For this fragement I used "simpleaudio", a library similar to sounddevices, but it uses 16 bit values between 32767 and -32768 instead of floats between -.9999 and .9999--in general, there are a lot of audio libraries for python, a good video summarizing some I messed around with is here.
Here's the PWM code:
sq_wave_pwm_np = np.array([], dtype=np.int16)
x = range(20,99,1) #new PWM value each grain
for n in x:
PW_as_percent = n * .01
PW_high = int(grain_size * PW_as_percent)
PW_low = int(grain_size - PW_high)
pwm_x = np.full(PW_high, 32767)
pwm_y = np.full(PW_low, -32768)
sq_wave_pwm_grain = np.concatenate((pwm_x, pwm_y))
#combine new grain and existing array.
sq_wave_pwm_np = np.append(sq_wave_pwm_grain,sq_wave_pwm_np)
pwm = np.tile(sq_wave_pwm_np,10)
New IDE--VSCODE
in the VSCODE terminal, typed this
From there, it all worked.
What's Next?
I could not get sounddevices' buffering too work, too bad, because it'd be cool to send changes to numpy arrays to a buffer in real time. This would get me a lot closer to what I'd be doing with an embedded system.
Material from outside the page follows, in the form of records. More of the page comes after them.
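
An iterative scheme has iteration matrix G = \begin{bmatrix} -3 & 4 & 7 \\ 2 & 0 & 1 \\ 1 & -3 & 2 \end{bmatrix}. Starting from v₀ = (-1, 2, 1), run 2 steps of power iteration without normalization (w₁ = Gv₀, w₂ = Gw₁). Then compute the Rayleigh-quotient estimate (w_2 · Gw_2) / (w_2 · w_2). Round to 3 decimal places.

w1 = Gv₀ = ((-3)·(-1) + 4·2 + 7·1; 2·(-1) + 0·2 + 1·1; 1·(-1) + (-3)·2 + 2·1) = (18, -1, -5)
w2 = Gw1 = ((-3)·18 + 4·(-1) + 7·(-5); 2·18 + 0·(-1) + 1·(-5); 1·18 + (-3)·(-1) + 2·(-5)) = (-93, 31, 11)
Gw2 = (480, -175, -164)
w2·Gw2 = (-93)·480 + 31·(-175) + 11·(-164) = -51869; w2·w2 = (-93)·(-93) + 31·31 + 11·11 = 9731
λ ≈ -51869/9731 = -5.330

λ ≈ -5.330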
I am not sure I have time to get that working, and using numpy arrays sent to sounddevices buffers isn't well documented. But I felt I could have figured it out with more time and effort.
For now it's back to hardware for a bit.
I find myself more and more drawn to the software side of DiWHY. DSP of course is a huge challenge, but I might be up for it--maybe? Not just for audio--for all of it. This could become a big problem.